Money has always been crucial to human existence. After the confusing world of barter, which not always could prove the exchange of equal price as it was a system based more on value, monetary transactions have been the way to go. It has been the same way ever since its inception, and honestly, it is a system that works, so there surely is no need to change it. Given we live our daily lives earning and spending money along the way, we always keep a small reserve of savings which we are very restrictive about. Here are some tips as to how to use that money smartly, with a bit of thought.
One of the most go-to solutions for using savings is purchasing stocks. In recent days, the stock market has gained enormous notoriety because of the Gamestop stock prices shooting up to previously unthought of heights, reaching an incredible $347. One-off cases apart, recognizing profitable stocks is a skill that requires patience and a good eye for analyzing trends, meaning it surely is not for everyone. That said, investing in stocks can be incredibly rewarding if done carefully and responsibly. Trying out your luck by purchasing a small amount of stocks is practical for everyone since there is not a lot of commitment, and any profit will be happily taken. If not, just count your losses and move on from the stock market.
Much like investing in stocks, which is a risk-calculated business, many people just gamble with their money in more traditional ways via sportsbooks. Whilst the risk is probably similar to stocks, in that your choices can go one of two ways, either losing or making money, there are options to make more money due to each market having different odds. You can use the best bets for today to make money by selecting bets with higher odds, or combining smaller safer bets to make an accumulator, increasing your overall return if successful because you’re relying on multiple outcomes to fall your way rather than a single one. But without really researching what it is your backing, you could fall short, so be careful.
Government-issued bonds are a much safer, almost risk-free way of investing your savings for future gain. Government bonds simply are lending money to the government by purchasing these bonds, which can be issued at any time, so there would be announcements beforehand. These bonds will have a percentage of interest which is paid back to the holder of the bond, and once the term of the bond ends, also known as maturity date, the full amount of the bond cost is paid back to the purchaser. This is why bonds are compared to loans, as they function in almost the same way, only that instead of the bank being involved, it’s a government institution. Government bonds are very good for investing your money into something that is sure to give a return, and while not incredibly profitable, it is one of the safest methods to spend your savings.
Paying off loans or credit card debts is another thing one can do with their savings, and unlike the above solutions which offer an amount of return, it will reduce any interest over and above the one already accumulated, which in some way can also be considered a gain. Paying debt quickly is a good way to get a good credit rating, so your savings can also help you in getting loans approved in the future as well.
Does it make more sense to use the $18K to pay off my student loans and then put 5K into savings— Jaedyn Ruli 茹莉, B.Sc. (@JaedynRuli) March 2, 2021
Or does it make more sense to put 23K into savings/retirement?
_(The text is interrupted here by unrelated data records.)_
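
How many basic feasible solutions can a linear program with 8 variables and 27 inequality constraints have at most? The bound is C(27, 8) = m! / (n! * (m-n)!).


Each vertex corresponds to some choice of n active constraints out of m, so the number of vertices is at most C(m, n) = m! / (n!(m-n)!).
m = 27, n = 8
Numerator: 27 * 26 * 25 * 24 * 23 * 22 * 21 * 20
Denominator: 8! = 40320
C(27, 8) = 2220075


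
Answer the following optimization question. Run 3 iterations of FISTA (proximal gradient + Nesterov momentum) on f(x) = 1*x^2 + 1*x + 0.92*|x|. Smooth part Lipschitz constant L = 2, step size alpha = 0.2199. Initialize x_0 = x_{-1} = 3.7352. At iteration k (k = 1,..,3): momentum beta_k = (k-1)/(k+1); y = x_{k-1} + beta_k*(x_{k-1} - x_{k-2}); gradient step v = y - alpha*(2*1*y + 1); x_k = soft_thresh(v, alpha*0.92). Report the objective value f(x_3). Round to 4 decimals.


FISTA on f(x) = 1*x^2 + 1*x + 0.92*|x|
L = 2, alpha = 0.2199
Iteration 1: beta = 0.0, y = 3.7352 + 0.0*(3.7352 - 3.7352) = 3.7352
  grad(y) = 8.4704, v = y - alpha*grad = 1.8726
  prox(v) = soft_thresh(1.8726, 0.2023) = 1.6703
Iteration 2: beta = 0.3333, y = 1.6703 + 0.3333*(1.6703 - 3.7352) = 0.9819
  grad(y) = 2.9639, v = y - alpha*grad = 0.3302
  prox(v) = soft_thresh(0.3302, 0.2023) = 0.1279
Iteration 3: beta = 0.5, y = 0.1279 + 0.5*(0.1279 - 1.6703) = -0.6433
  grad(y) = -0.2866, v = y - alpha*grad = -0.5803
  prox(v) = soft_thresh(-0.5803, 0.2023) = -0.378
f(x_3) = 1*(-0.378)^2 + 1*(-0.378) + 0.92*|-0.378| = 0.1126


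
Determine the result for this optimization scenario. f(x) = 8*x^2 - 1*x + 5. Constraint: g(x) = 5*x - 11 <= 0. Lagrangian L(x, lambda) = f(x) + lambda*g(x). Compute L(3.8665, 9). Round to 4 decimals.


Step 1: Evaluate f(x).
f(3.8665) = 8*3.8665^2 - 1*3.8665 + 5 = 120.7321
Step 2: Evaluate g(x).
g(3.8665) = 5*3.8665 - 11 = 8.3325
Step 3: Compute Lagrangian.
L = 120.7321 + 9*8.3325 = 195.7246


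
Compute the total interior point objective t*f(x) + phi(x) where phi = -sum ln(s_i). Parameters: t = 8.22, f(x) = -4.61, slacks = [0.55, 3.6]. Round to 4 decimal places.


Step 1: Compute log-barrier.
ln values: [-0.5978, 1.2809]
phi = -(-0.5978 + 1.2809) = -0.6831
Step 2: Compute augmented objective.
t*f(x) = 8.22*-4.61 = -37.8942
Total = -37.8942 - 0.6831 = -38.5773


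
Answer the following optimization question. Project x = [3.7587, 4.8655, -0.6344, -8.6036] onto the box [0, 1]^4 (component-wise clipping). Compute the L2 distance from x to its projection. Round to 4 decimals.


Project each component onto [0, 1].
clip(3.7587) = 1.0, clip(4.8655) = 1.0, clip(-0.6344) = 0.0, clip(-8.6036) = 0.0
Projection = [1.0, 1.0, 0.0, 0.0]
Squared diffs: [7.6104, 14.9421, 0.4025, 74.0219]
Distance = sqrt(96.9769) = 9.8477


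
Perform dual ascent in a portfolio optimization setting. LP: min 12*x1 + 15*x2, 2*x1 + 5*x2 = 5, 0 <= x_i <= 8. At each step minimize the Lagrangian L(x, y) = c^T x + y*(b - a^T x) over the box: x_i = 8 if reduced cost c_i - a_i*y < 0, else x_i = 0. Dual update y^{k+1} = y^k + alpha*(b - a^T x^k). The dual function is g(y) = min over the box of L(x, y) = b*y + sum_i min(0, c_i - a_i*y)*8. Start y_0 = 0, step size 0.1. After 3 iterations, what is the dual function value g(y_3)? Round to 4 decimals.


Dual ascent for LP: min 12*x1 + 15*x2, 2*x1 + 5*x2 = 5, 0 <= x_i <= 8
Step 1: y^k = 0.0, reduced costs: (12.0, 15.0)
  x^k = (0.0, 0.0), subgradient = b - a^T x = 5.0
  y^{k+1} = 0.0 + 0.1*5.0 = 0.5
Step 2: y^k = 0.5, reduced costs: (11.0, 12.5)
  x^k = (0.0, 0.0), subgradient = b - a^T x = 5.0
  y^{k+1} = 0.5 + 0.1*5.0 = 1.0
Step 3: y^k = 1.0, reduced costs: (10.0, 10.0)
  x^k = (0.0, 0.0), subgradient = b - a^T x = 5.0
  y^{k+1} = 1.0 + 0.1*5.0 = 1.5
Dual objective at y_3 = 1.5: reduced costs (9.0, 7.5), box minimizer x = (0.0, 0.0)
g(y_3) = b*y + (c1 - a1*y)*x1 + (c2 - a2*y)*x2 = 5*1.5 + 9.0*0.0 + 7.5*0.0 = 7.5 + 0.0 + 0.0 = 7.5


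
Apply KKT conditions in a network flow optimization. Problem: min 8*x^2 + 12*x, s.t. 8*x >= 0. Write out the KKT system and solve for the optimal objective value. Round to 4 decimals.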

Entrepreneurial types may also decide to set up a business venture with their money left on the side. We are not talking about pennies obviously, so this option is for those with a clear idea and vision in mind to be able to make their fair share of profits. Investments in business ventures tend to be quite costly as one can imagine, but they can also provide a great amount of return, making all the effort worth it. The unfortunate side of things is if your venture fails before even getting a chance to bloom, not giving you the ability to make your own money back and leaving you worse off than when you started.
Similarly to the business venture just mentioned, one can decide to buy property or a piece of land to then rent it out. This option will also need quite an amount of savings needed, so thought and careful operation is of utmost importance here. Considering all the work which goes into creating your own business, property renting requires much less work and thought, but can yield quite a good share of return, especially if you manage to get a bargain on the property bought. Rental rates can be adjusted to cater for everyone interested as well, giving people investing into property quite some leeway in terms of rates.
Savings are one of the most important reserve fund pools one can have access to, and using them carefully can bring in sizable profits without a lot of work in the process. That said, it is obviously a risk when you’re investing money you have in your hands, so one needs to always think hard before committing to it.